For fans of any school looking for a premium experience, PrimeSport offers a range VIP Experiences, that allow fans the opportunity to see all three games, along with free food and drinks at the Official Pregame NCAA VIP Experience at the San Antonio Convention Center, a 10-minute trip to AT&T Center. PrimeSport’s VIP Experiences are almost sold out.
The Official Pregame NCAA VIP Experience will have live music, celebrity appearances by Seth Davis and former Spur Sean Elliott. The VIP Experience will be open on Saturday, March 31 from 12:30 p.m.-3:30 p.m. and Monday, April 2 from 3:30 p.m.-6:30 p.m.
For the games, these VIP packages also come with open bar, food stations and seats in sections 201-204 and 242-244, or sections 111-113. The VIP Experience tickets start from $656 on PrimeSport.com.
If that’s not VIP enough, the Courtside Club package, available to certain ticket types, provides an open bar and endless food. The package also comes with a “Chalk Talk” with yet-to-be named NCAA coaches, and time for some selfies with the Final Four trophy. Perhaps most impressive, some PrimeSport packages are actually less expensive than the same ticket on StubHub, without any of the food or access.
For companies that are looking to go to the next level, PrimeSport also has private suites available. These suites include a behind-the-scenes tour, an on-court photo, front-row seating at practice and even a locker room tour. Regardless of who has their “One Shining Moment” on the court, that would be a Final Four for the ages.
Below is a look at each of the regionals, including most recent ticket prices on the secondary market.
South Regional, Atlanta: Average Price: $326, Cheapest Ticket: $119
In the South Region, the highest seed still remaining is No. 5 Kentucky, after Virginia became the first No. 1 seed in tournament history to be knocked off by a No. 16 seed. This bracket will be the toughest to predict, with relative unknowns Loyola-Chicago and Nevada still alive and Kentucky playing Kansas State on Thursday. This regional is the least expensive of the four and as of Monday, there were still more than 6,500 tickets still available on the secondary market.
West Regional, Los Angeles: Average Price $434; Cheapest Ticket $130
Ticket prices for this regional have been rising despite No. 1 Xavier being bounced out of the tournament by No. 9 Florida State in the Round of 32. The “local” favorite will be Gonzaga, the West Coast’s adopted team from Spokane. The Zags, a No. 4 seed, are the second-highest seed remaining in the bracket behind No. 3 Michigan. Ticket prices for this regional, which starts Thursday at Staples Center, are the second most expensive behind the Midwest and, as of Monday, just under 1,700 tickets remained available on the secondary market.
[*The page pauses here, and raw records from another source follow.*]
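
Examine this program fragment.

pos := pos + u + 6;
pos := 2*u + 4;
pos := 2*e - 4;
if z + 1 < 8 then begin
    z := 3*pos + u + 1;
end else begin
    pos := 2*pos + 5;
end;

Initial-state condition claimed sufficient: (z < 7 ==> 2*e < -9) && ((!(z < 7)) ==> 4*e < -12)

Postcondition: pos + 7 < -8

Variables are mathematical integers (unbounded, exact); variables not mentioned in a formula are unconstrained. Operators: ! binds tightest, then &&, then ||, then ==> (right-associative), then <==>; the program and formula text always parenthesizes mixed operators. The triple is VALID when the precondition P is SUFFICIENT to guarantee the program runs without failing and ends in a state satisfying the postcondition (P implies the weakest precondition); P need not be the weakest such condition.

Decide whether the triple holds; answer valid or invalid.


Working backward. After the program, the postcondition pos + 7 < -8 must hold; in canonical form it is pos < -15.
Then branch requires pos < -15; else branch requires 2*pos < -20.
Before the if: (z < 7 ==> pos < -15) && ((!(z < 7)) ==> 2*pos < -20)
Before pos := 2*e - 4: (z < 7 ==> 2*e < -11) && ((!(z < 7)) ==> 4*e < -12)
Before pos := 2*u + 4: (z < 7 ==> 2*e < -11) && ((!(z < 7)) ==> 4*e < -12)
Before pos := pos + u + 6: (z < 7 ==> 2*e < -11) && ((!(z < 7)) ==> 4*e < -12)
The weakest precondition is (z < 7 ==> 2*e < -11) && ((!(z < 7)) ==> 4*e < -12).
Check whether (z < 7 ==> 2*e < -9) && ((!(z < 7)) ==> 4*e < -12) implies it.
Countermodel: at the initial state e = -5, z = 6, the precondition holds but the weakest precondition fails.
Answer: invalid


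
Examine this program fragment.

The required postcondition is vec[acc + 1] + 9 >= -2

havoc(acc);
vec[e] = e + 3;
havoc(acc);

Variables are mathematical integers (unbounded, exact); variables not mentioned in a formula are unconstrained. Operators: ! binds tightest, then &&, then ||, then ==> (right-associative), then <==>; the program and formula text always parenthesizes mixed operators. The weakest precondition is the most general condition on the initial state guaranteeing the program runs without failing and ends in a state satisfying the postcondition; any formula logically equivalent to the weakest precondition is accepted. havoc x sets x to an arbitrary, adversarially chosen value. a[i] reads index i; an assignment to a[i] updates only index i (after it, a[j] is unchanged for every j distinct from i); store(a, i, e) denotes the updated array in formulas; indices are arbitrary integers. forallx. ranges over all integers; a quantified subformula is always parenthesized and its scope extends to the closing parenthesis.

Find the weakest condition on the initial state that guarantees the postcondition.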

Midwest Regional, Omaha: Average Price $631 ; Cheapest Ticket $210
One of only two brackets with both the No. 1 (Kansas) and No. 2 (Duke) seeds still playing, the Midwest’s most exciting game may not be Kansas-Clemson, but Syracuse-Duke. Both teams have plenty of post-season experience and Syracuse, which got an at-large bid and has already played three games to get to this point, is surely ready to continue with the upsets. Clemson is the only team in the field that has never won a national championship. Availability of tickets on the secondary market is very limited – 552 as of Monday – and prices are still climbing. Games in this bracket start on Friday.
East Regional, Boston: Average Price $338 ; Cheapest Ticket $177
With less than 1,000 tickets left for Friday’s regional semifinals, the East Regional is the other bracket with both the No. 1 (Villanova) and No. 2 (Purdue) seeds remaining. In terms of geography, the closest team is Villanova, based about six hours south in Philadelphia. It’s been six years since sports-crazy Boston has hosted an NCAA regional.